GEORGIA: Most don't actually believe that Georgia will go blue (for a long time, myself included), but Obama has a strong reason for making a play here. In 2004, the state went for Bush big, 58-41. But the Obama team says there are hundreds of thousands of unregistered African-American voters in this state alone. The numbers bear out the truth of that. In 2004, only 25% of voters here were African-American. The overall make-up of the state? 31%, a whopping six point difference. Using our model, the race in Georgia would become a 52-47 race, quite close for such a state. The X factor? Watch out for Bob Barr, who's been hovering between 3-6 points here.

INDIANA: The Hoosier state is tricky. It's the only Republican Great Lake state out there, and yet somehow Obama is making a play. Many polls show the race tied. Is it the 'Illinois effect?' Maybe. In 2004, the African-American vote was 7%, 3 points lower than the overall demographic. In a state that's tied, three points can go a long way.

LOUISIANA: While Louisiana is the only state on this list that isn't a battleground state, perhaps it should be. One could argue that LA is the most racially divided state in the nation, so Obama's chances are slight. But no state has a possibility of a bigger African-American voting surge than the home of the Bayou. Only 27% of the vote in 2004 was African-American, while the state's demographics show the overall population to be 34%. This seven percent variance is the most profound in the country. Maybe the Obama team should give the state another look, despite the polls.

MICHIGAN: No one has to argue that Michigan is a battleground. In 2004, the AA vote was 13%, two percent lower than the demo numbers. This changes the state from a 51-48 landscape to a 53-46 one, a much more comfortable margin for the Obama team.

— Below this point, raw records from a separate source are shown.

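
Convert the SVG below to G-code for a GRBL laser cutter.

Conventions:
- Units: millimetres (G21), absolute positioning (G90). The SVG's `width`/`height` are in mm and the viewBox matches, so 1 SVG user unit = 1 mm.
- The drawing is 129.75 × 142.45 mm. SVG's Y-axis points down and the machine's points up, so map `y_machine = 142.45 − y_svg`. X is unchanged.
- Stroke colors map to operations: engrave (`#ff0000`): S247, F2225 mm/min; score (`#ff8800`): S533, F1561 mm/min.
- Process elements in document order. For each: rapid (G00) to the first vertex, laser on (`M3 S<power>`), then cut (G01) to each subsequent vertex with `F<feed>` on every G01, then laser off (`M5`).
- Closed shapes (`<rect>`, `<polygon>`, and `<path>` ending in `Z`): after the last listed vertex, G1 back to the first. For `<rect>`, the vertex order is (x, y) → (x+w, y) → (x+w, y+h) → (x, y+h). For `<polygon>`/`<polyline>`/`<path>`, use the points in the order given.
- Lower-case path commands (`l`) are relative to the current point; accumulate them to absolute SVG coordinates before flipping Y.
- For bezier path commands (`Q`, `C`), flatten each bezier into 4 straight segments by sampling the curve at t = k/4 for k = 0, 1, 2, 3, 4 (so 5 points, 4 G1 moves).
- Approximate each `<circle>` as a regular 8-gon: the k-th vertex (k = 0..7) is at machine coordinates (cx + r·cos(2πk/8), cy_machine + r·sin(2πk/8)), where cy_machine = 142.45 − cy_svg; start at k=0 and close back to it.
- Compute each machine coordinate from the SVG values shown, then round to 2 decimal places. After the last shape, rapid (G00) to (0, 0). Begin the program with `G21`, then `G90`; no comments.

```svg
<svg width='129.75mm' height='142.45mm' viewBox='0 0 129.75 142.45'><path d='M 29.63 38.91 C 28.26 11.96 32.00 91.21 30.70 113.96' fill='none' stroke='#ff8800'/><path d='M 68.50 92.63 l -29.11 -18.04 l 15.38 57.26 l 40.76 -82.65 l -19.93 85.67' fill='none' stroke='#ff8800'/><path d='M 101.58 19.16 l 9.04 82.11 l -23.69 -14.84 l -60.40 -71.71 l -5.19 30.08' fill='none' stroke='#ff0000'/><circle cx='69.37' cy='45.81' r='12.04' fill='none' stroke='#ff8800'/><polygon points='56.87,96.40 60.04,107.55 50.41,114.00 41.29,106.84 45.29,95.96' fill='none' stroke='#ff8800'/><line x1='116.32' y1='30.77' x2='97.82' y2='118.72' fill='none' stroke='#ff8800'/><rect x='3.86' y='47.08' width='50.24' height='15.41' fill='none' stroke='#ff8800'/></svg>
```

Since the viewBox matches the mm dimensions, user units are millimetres directly. The only transform is the Y-flip y_m = 142.45 − y_svg.

Shape 1 is a cubic bezier drawn with `<path>`. Its stroke #ff8800 means score at S533, F1561. After flipping Y the toolpath is (29.63,103.54) → (29.40,106.38) → (30.14,84.65) → (30.89,53.60) → (30.70,28.49).

Shape 2 is a open polyline drawn with `<path>`. Its stroke #ff8800 means score at S533, F1561. After flipping Y the toolpath is (68.50,49.82) → (39.39,67.86) → (54.77,10.60) → (95.53,93.25) → (75.60,7.58).

Shape 3 is a open polyline drawn with `<path>`. Its stroke #ff0000 means engrave at S247, F2225. After flipping Y the toolpath is (101.58,123.29) → (110.62,41.18) → (86.93,56.02) → (26.53,127.73) → (21.34,97.65).

Shape 4 is a circle drawn with `<circle>`. Its stroke #ff8800 means score at S533, F1561. After flipping Y the toolpath is (81.41,96.64) → (77.88,105.15) → (69.37,108.68) → (60.86,105.15) → (57.33,96.64) → (60.86,88.13) → (69.37,84.60) → (77.88,88.13) → (81.41,96.64), returning to the start.

Shape 5 is a regular polygon drawn with `<polygon>`. Its stroke #ff8800 means score at S533, F1561. After flipping Y the toolpath is (56.87,46.05) → (60.04,34.90) → (50.41,28.45) → (41.29,35.61) → (45.29,46.49) → (56.87,46.05), returning to the start.

Shape 6 is a line segment drawn with `<line>`. Its stroke #ff8800 means score at S533, F1561. After flipping Y the toolpath is (116.32,111.68) → (97.82,23.73).

Shape 7 is a rectangle drawn with `<rect>`. Its stroke #ff8800 means score at S533, F1561. After flipping Y the toolpath is (3.86,95.37) → (54.10,95.37) → (54.10,79.96) → (3.86,79.96) → (3.86,95.37), returning to the start.

G21
G90
G00 X29.63 Y103.54
M3 S533
G01 X29.40 Y106.38 F1561
G01 X30.14 Y84.65 F1561
G01 X30.89 Y53.60 F1561
G01 X30.70 Y28.49 F1561
M5
G00 X68.50 Y49.82
M3 S533
G01 X39.39 Y67.86 F1561
G01 X54.77 Y10.60 F1561
G01 X95.53 Y93.25 F1561
G01 X75.60 Y7.58 F1561
M5
G00 X101.58 Y123.29
M3 S247
G01 X110.62 Y41.18 F2225
G01 X86.93 Y56.02 F2225
G01 X26.53 Y127.73 F2225
G01 X21.34 Y97.65 F2225
M5
G00 X81.41 Y96.64
M3 S533
G01 X77.88 Y105.15 F1561
G01 X69.37 Y108.68 F1561
G01 X60.86 Y105.15 F1561
G01 X57.33 Y96.64 F1561
G01 X60.86 Y88.13 F1561
G01 X69.37 Y84.60 F1561
G01 X77.88 Y88.13 F1561
G01 X81.41 Y96.64 F1561
M5
G00 X56.87 Y46.05
M3 S533
G01 X60.04 Y34.90 F1561
G01 X50.41 Y28.45 F1561
G01 X41.29 Y35.61 F1561
G01 X45.29 Y46.49 F1561
G01 X56.87 Y46.05 F1561
M5
G00 X116.32 Y111.68
M3 S533
G01 X97.82 Y23.73 F1561
M5
G00 X3.86 Y95.37
M3 S533
G01 X54.10 Y95.37 F1561
G01 X54.10 Y79.96 F1561
G01 X3.86 Y79.96 F1561
G01 X3.86 Y95.37 F1561
M5
G00 X0.00 Y0.00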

MISSOURI: The Show-Me State offered one of the few surprises in the primary season. Obama actually over-performed here, and that may have come from a hidden African-American vote. AA turnout in '04 was a low 8%. The overall demo number is 12%. A four point swing here and the state goes from a 53-47 Obama defeat to a 50-49 Obama win. No wonder the Obama team has sent over 50 paid staffers to the state.

NEVADA: I know what you're saying — Nevada, really? The demographic numbers in Nevada are likely to surprise non-residents. The state demographics show Nevada with an African-American population of 9%, two points higher than the '04 turnout. And, for one of the closest races out there, Obama will take all the two points he can get.

OHIO: The nightmare of '04 has some promising potential for Obama. In 2004, only 10% of the vote was from African-Americans when their overall numbers were 13%. A narrow defeat suddenly becomes a 52-48 Obama advantage. And, of course, a win in Ohio and the election is likely over.

While some might doubt the Obama campaign's ability to succeed in their efforts, I think some of these models may even be conservative. Just look at what happened in states like South Carolina and Georgia, where Obama's organization proved the polls very wrong. Come election night, those nay-sayers may have to just bite their tongue.